If reckoned as an attitude rather than a set of guidelines for running an economy, socialism might well describe Sen. Obama’s economics. Anyone who speaks glibly of “spreading the wealth around” sees wealth not as resulting chiefly from individual effort, initiative and risk-taking but from great social forces beyond any private producer’s control.

If, say, the low cost of Dell computers comes mostly from government policies (such as government schooling for an educated work force) and from culture (such as Americans’ work ethic), then Michael Dell’s wealth is due less to his own efforts and more to the features of the society that he luckily inhabits.

Wealth, in this view, is produced principally by society. So society’s claim on it is at least as strong as that of any of the individuals in whose bank accounts it appears. More importantly, because wealth is produced mostly by society (rather than by individuals), taxing high-income earners more heavily will do little to reduce total wealth production.
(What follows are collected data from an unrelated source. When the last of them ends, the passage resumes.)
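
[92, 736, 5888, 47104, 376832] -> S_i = 92*8^i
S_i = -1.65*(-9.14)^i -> [-1.65, 15.08, -137.84, 1259.86, -11515.13]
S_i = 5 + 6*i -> [5, 11, 17, 23, 29]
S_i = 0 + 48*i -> [0, 48, 96, 144, 192]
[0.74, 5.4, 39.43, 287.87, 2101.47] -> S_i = 0.74*7.30^i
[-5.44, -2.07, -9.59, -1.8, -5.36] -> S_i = Random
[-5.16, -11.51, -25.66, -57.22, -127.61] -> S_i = -5.16*2.23^i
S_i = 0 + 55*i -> [0, 55, 110, 165, 220]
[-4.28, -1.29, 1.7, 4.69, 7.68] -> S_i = -4.28 + 2.99*i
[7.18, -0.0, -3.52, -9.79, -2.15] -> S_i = Random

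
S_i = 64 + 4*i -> [64, 68, 72, 76, 80]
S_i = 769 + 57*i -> [769, 826, 883, 940, 997]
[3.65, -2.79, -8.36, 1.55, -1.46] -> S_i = Random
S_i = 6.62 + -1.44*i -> [6.62, 5.18, 3.74, 2.3, 0.86]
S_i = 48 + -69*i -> [48, -21, -90, -159, -228]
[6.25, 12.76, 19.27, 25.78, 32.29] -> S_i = 6.25 + 6.51*i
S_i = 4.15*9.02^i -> [4.15, 37.43, 337.65, 3045.56, 27470.99]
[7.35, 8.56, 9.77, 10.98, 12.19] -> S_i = 7.35 + 1.21*i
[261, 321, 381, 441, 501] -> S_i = 261 + 60*i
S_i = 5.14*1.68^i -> [5.14, 8.64, 14.51, 24.37, 40.94]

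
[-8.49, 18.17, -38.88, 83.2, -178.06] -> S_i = -8.49*(-2.14)^i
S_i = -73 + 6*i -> [-73, -67, -61, -55, -49]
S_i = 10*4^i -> [10, 40, 160, 640, 2560]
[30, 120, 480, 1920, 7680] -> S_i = 30*4^i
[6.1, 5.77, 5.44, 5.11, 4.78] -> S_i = 6.10 + -0.33*i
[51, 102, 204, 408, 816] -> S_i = 51*2^i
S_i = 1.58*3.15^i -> [1.58, 4.98, 15.68, 49.38, 155.56]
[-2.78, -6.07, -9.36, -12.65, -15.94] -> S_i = -2.78 + -3.29*i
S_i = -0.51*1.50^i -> [-0.51, -0.76, -1.15, -1.72, -2.58]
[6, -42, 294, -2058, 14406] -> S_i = 6*-7^i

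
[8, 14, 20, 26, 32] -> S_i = 8 + 6*i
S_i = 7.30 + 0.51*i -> [7.3, 7.81, 8.32, 8.83, 9.34]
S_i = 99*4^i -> [99, 396, 1584, 6336, 25344]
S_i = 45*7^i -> [45, 315, 2205, 15435, 108045]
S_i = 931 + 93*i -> [931, 1024, 1117, 1210, 1303]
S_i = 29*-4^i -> [29, -116, 464, -1856, 7424]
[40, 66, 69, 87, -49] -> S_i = Random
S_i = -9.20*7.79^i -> [-9.2, -71.67, -558.29, -4349.11, -33879.55]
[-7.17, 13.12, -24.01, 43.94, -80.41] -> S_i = -7.17*(-1.83)^i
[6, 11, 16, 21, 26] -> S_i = 6 + 5*i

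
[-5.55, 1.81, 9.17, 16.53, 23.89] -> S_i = -5.55 + 7.36*i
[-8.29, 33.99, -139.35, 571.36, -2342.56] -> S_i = -8.29*(-4.10)^i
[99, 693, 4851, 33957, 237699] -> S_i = 99*7^i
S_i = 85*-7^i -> [85, -595, 4165, -29155, 204085]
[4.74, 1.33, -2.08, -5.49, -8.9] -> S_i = 4.74 + -3.41*i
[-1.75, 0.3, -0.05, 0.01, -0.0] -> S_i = -1.75*(-0.17)^i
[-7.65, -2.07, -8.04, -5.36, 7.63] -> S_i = Random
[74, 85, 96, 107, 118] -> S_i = 74 + 11*i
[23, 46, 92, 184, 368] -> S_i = 23*2^i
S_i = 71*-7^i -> [71, -497, 3479, -24353, 170471]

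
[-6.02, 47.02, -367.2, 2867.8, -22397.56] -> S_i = -6.02*(-7.81)^i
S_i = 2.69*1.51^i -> [2.69, 4.06, 6.13, 9.26, 13.98]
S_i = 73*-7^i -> [73, -511, 3577, -25039, 175273]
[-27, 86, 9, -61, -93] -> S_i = Random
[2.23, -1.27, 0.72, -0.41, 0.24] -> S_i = 2.23*(-0.57)^i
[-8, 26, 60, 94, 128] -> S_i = -8 + 34*i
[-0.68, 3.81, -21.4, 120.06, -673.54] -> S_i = -0.68*(-5.61)^i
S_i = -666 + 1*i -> [-666, -665, -664, -663, -662]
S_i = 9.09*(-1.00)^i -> [9.09, -9.09, 9.09, -9.09, 9.09]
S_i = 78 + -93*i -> [78, -15, -108, -201, -294]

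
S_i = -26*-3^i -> [-26, 78, -234, 702, -2106]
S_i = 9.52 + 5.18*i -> [9.52, 14.7, 19.88, 25.06, 30.24]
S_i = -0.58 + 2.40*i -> [-0.58, 1.82, 4.22, 6.62, 9.02]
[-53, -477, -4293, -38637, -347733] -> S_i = -53*9^i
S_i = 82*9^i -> [82, 738, 6642, 59778, 538002]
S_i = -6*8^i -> [-6, -48, -384, -3072, -24576]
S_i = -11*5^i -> [-11, -55, -275, -1375, -6875]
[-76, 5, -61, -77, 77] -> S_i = Random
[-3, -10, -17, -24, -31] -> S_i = -3 + -7*i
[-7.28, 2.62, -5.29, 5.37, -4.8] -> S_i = Random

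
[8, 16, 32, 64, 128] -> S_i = 8*2^i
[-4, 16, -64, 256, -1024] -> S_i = -4*-4^i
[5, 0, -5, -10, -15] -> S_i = 5 + -5*i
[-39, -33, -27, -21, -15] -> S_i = -39 + 6*i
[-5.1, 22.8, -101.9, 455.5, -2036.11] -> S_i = -5.10*(-4.47)^i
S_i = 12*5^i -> [12, 60, 300, 1500, 7500]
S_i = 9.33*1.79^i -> [9.33, 16.7, 29.89, 53.51, 95.78]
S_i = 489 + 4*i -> [489, 493, 497, 501, 505]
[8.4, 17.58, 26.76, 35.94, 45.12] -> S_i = 8.40 + 9.18*i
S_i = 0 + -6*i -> [0, -6, -12, -18, -24]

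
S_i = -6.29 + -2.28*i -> [-6.29, -8.57, -10.85, -13.13, -15.41]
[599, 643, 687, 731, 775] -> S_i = 599 + 44*i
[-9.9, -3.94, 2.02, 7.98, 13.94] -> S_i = -9.90 + 5.96*i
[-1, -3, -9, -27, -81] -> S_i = -1*3^i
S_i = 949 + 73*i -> [949, 1022, 1095, 1168, 1241]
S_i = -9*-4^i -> [-9, 36, -144, 576, -2304]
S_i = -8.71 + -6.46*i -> [-8.71, -15.17, -21.63, -28.09, -34.55]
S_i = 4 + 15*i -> [4, 19, 34, 49, 64]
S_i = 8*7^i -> [8, 56, 392, 2744, 19208]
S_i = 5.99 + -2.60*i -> [5.99, 3.39, 0.79, -1.81, -4.41]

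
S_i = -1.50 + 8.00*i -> [-1.5, 6.5, 14.5, 22.5, 30.5]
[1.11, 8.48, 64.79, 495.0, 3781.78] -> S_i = 1.11*7.64^i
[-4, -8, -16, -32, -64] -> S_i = -4*2^i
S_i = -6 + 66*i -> [-6, 60, 126, 192, 258]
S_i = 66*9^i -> [66, 594, 5346, 48114, 433026]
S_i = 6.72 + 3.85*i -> [6.72, 10.57, 14.42, 18.27, 22.12]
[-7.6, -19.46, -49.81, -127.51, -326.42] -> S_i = -7.60*2.56^i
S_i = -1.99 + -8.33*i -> [-1.99, -10.32, -18.65, -26.98, -35.31]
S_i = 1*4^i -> [1, 4, 16, 64, 256]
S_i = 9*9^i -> [9, 81, 729, 6561, 59049]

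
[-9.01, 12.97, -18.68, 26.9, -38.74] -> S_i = -9.01*(-1.44)^i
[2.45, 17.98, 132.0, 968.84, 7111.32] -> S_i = 2.45*7.34^i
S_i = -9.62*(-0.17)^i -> [-9.62, 1.64, -0.28, 0.05, -0.01]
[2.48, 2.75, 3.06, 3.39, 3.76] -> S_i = 2.48*1.11^i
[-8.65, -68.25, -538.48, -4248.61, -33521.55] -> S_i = -8.65*7.89^i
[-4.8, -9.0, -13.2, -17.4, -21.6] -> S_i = -4.80 + -4.20*i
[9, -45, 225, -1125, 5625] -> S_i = 9*-5^i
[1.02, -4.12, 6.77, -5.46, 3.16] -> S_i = Random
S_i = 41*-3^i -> [41, -123, 369, -1107, 3321]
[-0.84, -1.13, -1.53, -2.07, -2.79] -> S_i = -0.84*1.35^i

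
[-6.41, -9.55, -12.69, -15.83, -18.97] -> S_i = -6.41 + -3.14*i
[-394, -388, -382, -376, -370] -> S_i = -394 + 6*i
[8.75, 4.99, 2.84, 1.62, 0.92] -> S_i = 8.75*0.57^i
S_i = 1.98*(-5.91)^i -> [1.98, -11.7, 69.16, -408.72, 2415.54]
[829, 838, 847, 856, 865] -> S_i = 829 + 9*i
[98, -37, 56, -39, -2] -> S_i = Random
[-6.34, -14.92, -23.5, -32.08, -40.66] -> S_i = -6.34 + -8.58*i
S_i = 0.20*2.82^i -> [0.2, 0.56, 1.59, 4.49, 12.65]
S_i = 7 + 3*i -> [7, 10, 13, 16, 19]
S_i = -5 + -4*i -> [-5, -9, -13, -17, -21]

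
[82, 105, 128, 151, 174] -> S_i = 82 + 23*i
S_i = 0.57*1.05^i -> [0.57, 0.6, 0.63, 0.66, 0.69]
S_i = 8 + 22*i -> [8, 30, 52, 74, 96]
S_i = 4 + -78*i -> [4, -74, -152, -230, -308]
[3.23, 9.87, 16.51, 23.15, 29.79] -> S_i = 3.23 + 6.64*i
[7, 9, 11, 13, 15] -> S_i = 7 + 2*i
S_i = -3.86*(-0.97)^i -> [-3.86, 3.74, -3.63, 3.52, -3.42]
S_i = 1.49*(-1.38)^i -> [1.49, -2.06, 2.84, -3.92, 5.4]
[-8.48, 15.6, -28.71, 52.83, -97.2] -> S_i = -8.48*(-1.84)^i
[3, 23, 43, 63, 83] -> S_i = 3 + 20*i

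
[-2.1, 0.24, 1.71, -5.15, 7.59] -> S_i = Random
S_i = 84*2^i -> [84, 168, 336, 672, 1344]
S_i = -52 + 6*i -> [-52, -46, -40, -34, -28]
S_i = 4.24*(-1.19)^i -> [4.24, -5.05, 6.0, -7.15, 8.5]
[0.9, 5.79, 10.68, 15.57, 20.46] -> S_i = 0.90 + 4.89*i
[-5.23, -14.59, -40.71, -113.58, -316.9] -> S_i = -5.23*2.79^i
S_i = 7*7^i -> [7, 49, 343, 2401, 16807]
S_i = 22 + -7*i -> [22, 15, 8, 1, -6]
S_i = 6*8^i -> [6, 48, 384, 3072, 24576]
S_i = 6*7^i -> [6, 42, 294, 2058, 14406]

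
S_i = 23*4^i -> [23, 92, 368, 1472, 5888]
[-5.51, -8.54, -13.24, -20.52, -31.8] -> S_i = -5.51*1.55^i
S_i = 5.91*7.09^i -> [5.91, 41.9, 297.08, 2106.33, 14933.87]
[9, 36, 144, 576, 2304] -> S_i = 9*4^i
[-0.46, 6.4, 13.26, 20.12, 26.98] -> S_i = -0.46 + 6.86*i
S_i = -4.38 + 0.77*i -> [-4.38, -3.61, -2.84, -2.07, -1.3]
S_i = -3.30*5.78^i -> [-3.3, -19.07, -110.25, -637.23, -3683.2]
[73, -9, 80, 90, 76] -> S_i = Random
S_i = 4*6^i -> [4, 24, 144, 864, 5184]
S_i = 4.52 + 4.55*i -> [4.52, 9.07, 13.62, 18.17, 22.72]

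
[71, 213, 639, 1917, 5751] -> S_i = 71*3^i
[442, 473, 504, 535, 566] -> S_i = 442 + 31*i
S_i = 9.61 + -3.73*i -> [9.61, 5.88, 2.15, -1.58, -5.31]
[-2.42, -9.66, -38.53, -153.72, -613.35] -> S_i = -2.42*3.99^i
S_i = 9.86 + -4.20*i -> [9.86, 5.66, 1.46, -2.74, -6.94]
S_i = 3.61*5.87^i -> [3.61, 21.19, 124.39, 730.17, 4286.07]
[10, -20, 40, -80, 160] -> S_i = 10*-2^i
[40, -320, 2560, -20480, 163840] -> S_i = 40*-8^i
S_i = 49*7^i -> [49, 343, 2401, 16807, 117649]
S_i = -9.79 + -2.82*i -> [-9.79, -12.61, -15.43, -18.25, -21.07]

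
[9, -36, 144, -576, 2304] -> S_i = 9*-4^i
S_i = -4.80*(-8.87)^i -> [-4.8, 42.58, -377.65, 3349.75, -29712.26]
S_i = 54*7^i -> [54, 378, 2646, 18522, 129654]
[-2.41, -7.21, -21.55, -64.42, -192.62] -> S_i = -2.41*2.99^i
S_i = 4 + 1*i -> [4, 5, 6, 7, 8]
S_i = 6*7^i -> [6, 42, 294, 2058, 14406]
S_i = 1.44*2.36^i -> [1.44, 3.4, 8.02, 18.93, 44.67]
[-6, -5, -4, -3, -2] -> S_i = -6 + 1*i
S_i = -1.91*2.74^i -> [-1.91, -5.23, -14.34, -39.29, -107.66]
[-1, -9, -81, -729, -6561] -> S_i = -1*9^i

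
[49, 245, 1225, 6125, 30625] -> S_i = 49*5^i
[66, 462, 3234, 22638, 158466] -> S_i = 66*7^i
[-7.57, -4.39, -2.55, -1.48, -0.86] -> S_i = -7.57*0.58^i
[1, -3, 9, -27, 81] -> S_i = 1*-3^i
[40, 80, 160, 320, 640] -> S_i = 40*2^i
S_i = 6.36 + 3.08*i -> [6.36, 9.44, 12.52, 15.6, 18.68]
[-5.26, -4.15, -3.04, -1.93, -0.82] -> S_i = -5.26 + 1.11*i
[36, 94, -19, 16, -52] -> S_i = Random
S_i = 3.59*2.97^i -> [3.59, 10.66, 31.67, 94.05, 279.33]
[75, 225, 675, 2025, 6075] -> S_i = 75*3^i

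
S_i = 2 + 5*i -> [2, 7, 12, 17, 22]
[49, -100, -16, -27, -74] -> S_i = Random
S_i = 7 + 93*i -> [7, 100, 193, 286, 379]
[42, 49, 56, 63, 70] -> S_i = 42 + 7*i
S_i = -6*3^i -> [-6, -18, -54, -162, -486]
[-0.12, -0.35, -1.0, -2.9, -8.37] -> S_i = -0.12*2.89^i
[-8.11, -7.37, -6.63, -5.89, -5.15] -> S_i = -8.11 + 0.74*i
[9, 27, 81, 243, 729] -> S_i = 9*3^i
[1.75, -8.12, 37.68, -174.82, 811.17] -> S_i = 1.75*(-4.64)^i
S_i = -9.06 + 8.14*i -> [-9.06, -0.92, 7.22, 15.36, 23.5]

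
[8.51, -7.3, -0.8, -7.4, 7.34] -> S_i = Random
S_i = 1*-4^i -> [1, -4, 16, -64, 256]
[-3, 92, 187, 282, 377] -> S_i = -3 + 95*i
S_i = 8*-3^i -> [8, -24, 72, -216, 648]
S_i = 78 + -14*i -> [78, 64, 50, 36, 22]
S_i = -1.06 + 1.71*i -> [-1.06, 0.65, 2.36, 4.07, 5.78]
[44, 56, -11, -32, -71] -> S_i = Random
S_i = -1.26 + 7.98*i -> [-1.26, 6.72, 14.7, 22.68, 30.66]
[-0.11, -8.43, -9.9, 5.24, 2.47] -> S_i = Random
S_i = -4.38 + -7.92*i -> [-4.38, -12.3, -20.22, -28.14, -36.06]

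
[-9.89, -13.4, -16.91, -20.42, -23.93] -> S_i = -9.89 + -3.51*i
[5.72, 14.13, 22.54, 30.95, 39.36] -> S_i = 5.72 + 8.41*i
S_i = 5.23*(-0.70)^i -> [5.23, -3.66, 2.56, -1.79, 1.26]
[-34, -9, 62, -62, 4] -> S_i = Random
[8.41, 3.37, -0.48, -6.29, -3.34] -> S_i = Random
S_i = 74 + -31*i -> [74, 43, 12, -19, -50]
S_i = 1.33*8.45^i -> [1.33, 11.24, 94.97, 802.46, 6780.76]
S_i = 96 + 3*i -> [96, 99, 102, 105, 108]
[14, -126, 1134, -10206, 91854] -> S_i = 14*-9^i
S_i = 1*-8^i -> [1, -8, 64, -512, 4096]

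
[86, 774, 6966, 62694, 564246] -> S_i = 86*9^i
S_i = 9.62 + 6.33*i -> [9.62, 15.95, 22.28, 28.61, 34.94]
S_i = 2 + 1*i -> [2, 3, 4, 5, 6]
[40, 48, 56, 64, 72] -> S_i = 40 + 8*i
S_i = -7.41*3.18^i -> [-7.41, -23.56, -74.93, -238.29, -757.75]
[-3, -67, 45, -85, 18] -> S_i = Random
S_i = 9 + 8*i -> [9, 17, 25, 33, 41]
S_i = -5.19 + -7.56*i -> [-5.19, -12.75, -20.31, -27.87, -35.43]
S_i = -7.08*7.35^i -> [-7.08, -52.04, -382.48, -2811.22, -20662.49]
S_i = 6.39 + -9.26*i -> [6.39, -2.87, -12.13, -21.39, -30.65]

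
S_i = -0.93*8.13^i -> [-0.93, -7.56, -61.47, -499.75, -4062.98]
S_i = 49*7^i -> [49, 343, 2401, 16807, 117649]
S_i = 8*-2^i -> [8, -16, 32, -64, 128]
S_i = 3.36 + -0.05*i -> [3.36, 3.31, 3.26, 3.21, 3.16]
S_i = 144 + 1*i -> [144, 145, 146, 147, 148]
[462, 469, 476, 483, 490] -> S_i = 462 + 7*i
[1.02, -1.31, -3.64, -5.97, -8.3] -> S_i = 1.02 + -2.33*i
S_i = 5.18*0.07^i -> [5.18, 0.36, 0.03, 0.0, 0.0]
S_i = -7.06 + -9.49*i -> [-7.06, -16.55, -26.04, -35.53, -45.02]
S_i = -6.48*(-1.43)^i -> [-6.48, 9.27, -13.25, 18.95, -27.1]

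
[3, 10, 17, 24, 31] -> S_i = 3 + 7*i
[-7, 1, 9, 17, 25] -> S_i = -7 + 8*i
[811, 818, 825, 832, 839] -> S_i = 811 + 7*i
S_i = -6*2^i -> [-6, -12, -24, -48, -96]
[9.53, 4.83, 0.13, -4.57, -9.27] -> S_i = 9.53 + -4.70*i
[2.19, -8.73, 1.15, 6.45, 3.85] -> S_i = Random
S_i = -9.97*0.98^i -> [-9.97, -9.77, -9.58, -9.38, -9.2]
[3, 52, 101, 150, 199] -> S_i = 3 + 49*i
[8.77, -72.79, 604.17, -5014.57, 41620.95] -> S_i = 8.77*(-8.30)^i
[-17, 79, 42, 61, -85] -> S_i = Random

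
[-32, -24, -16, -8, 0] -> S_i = -32 + 8*i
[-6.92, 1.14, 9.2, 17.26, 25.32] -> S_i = -6.92 + 8.06*i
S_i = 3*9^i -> [3, 27, 243, 2187, 19683]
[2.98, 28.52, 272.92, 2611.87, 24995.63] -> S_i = 2.98*9.57^i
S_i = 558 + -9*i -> [558, 549, 540, 531, 522]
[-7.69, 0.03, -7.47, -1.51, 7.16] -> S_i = Random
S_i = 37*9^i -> [37, 333, 2997, 26973, 242757]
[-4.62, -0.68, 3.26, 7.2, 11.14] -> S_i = -4.62 + 3.94*i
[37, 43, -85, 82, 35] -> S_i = Random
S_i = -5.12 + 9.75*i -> [-5.12, 4.63, 14.38, 24.13, 33.88]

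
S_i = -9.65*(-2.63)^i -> [-9.65, 25.38, -66.75, 175.55, -461.69]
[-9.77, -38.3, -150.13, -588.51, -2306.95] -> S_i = -9.77*3.92^i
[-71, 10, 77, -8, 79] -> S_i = Random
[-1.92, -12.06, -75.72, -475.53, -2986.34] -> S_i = -1.92*6.28^i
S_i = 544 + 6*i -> [544, 550, 556, 562, 568]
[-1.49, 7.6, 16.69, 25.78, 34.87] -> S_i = -1.49 + 9.09*i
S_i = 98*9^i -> [98, 882, 7938, 71442, 642978]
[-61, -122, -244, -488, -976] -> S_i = -61*2^i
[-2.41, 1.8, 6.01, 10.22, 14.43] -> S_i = -2.41 + 4.21*i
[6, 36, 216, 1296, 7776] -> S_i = 6*6^i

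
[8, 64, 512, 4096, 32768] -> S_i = 8*8^i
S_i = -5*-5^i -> [-5, 25, -125, 625, -3125]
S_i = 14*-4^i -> [14, -56, 224, -896, 3584]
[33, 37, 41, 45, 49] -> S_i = 33 + 4*i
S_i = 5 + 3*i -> [5, 8, 11, 14, 17]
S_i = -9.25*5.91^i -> [-9.25, -54.67, -323.08, -1909.43, -11284.74]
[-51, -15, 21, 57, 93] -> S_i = -51 + 36*i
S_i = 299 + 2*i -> [299, 301, 303, 305, 307]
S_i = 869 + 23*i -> [869, 892, 915, 938, 961]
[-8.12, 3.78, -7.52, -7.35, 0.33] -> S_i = Random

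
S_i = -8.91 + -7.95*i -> [-8.91, -16.86, -24.81, -32.76, -40.71]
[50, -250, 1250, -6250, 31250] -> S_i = 50*-5^i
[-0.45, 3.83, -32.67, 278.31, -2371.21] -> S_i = -0.45*(-8.52)^i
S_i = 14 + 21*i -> [14, 35, 56, 77, 98]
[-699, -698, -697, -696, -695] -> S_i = -699 + 1*i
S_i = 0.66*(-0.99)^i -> [0.66, -0.65, 0.65, -0.64, 0.63]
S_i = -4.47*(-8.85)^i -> [-4.47, 39.56, -350.1, 3098.4, -27420.83]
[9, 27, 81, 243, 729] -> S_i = 9*3^i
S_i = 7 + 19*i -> [7, 26, 45, 64, 83]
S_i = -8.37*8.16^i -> [-8.37, -68.3, -557.32, -4547.74, -37109.58]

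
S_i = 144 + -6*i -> [144, 138, 132, 126, 120]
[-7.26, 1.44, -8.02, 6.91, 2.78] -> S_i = Random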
This notion of wealth certainly warrants the name “socialism,” for it gives the abstraction “society” pride of place over flesh-and-blood individuals.

If taxes are reduced on Joe the Plumber’s income, the rationale must be that Joe deserves a larger share of society’s collectively baked pie and not that Joe earned his income or that lower taxes will inspire Joe to work harder.

This “socialism-lite,” however, is as specious as is classic socialism. And its insidious nature makes it even more dangerous. Across Europe, this “mild” form of socialism acts as a parasitic ideology that has slowly drained entrepreneurial energy — and freedoms — from its free-market host.

The fact that each of us depends upon the efforts of millions of others does not mean that some “society” transcending individuals produces our prosperity. Rather, it means that the vast system of voluntary market exchange coordinates remarkably well the efforts of millions of individuals into a productive whole.

For Barack Obama to suggest that government interfere in this process more than it already does overlooks not only the voluntary and individual origins of wealth but the dampening of the incentives for people to contribute energetically to wealth’s continued production.

A longer version of this column first appeared in The Christian Science Monitor.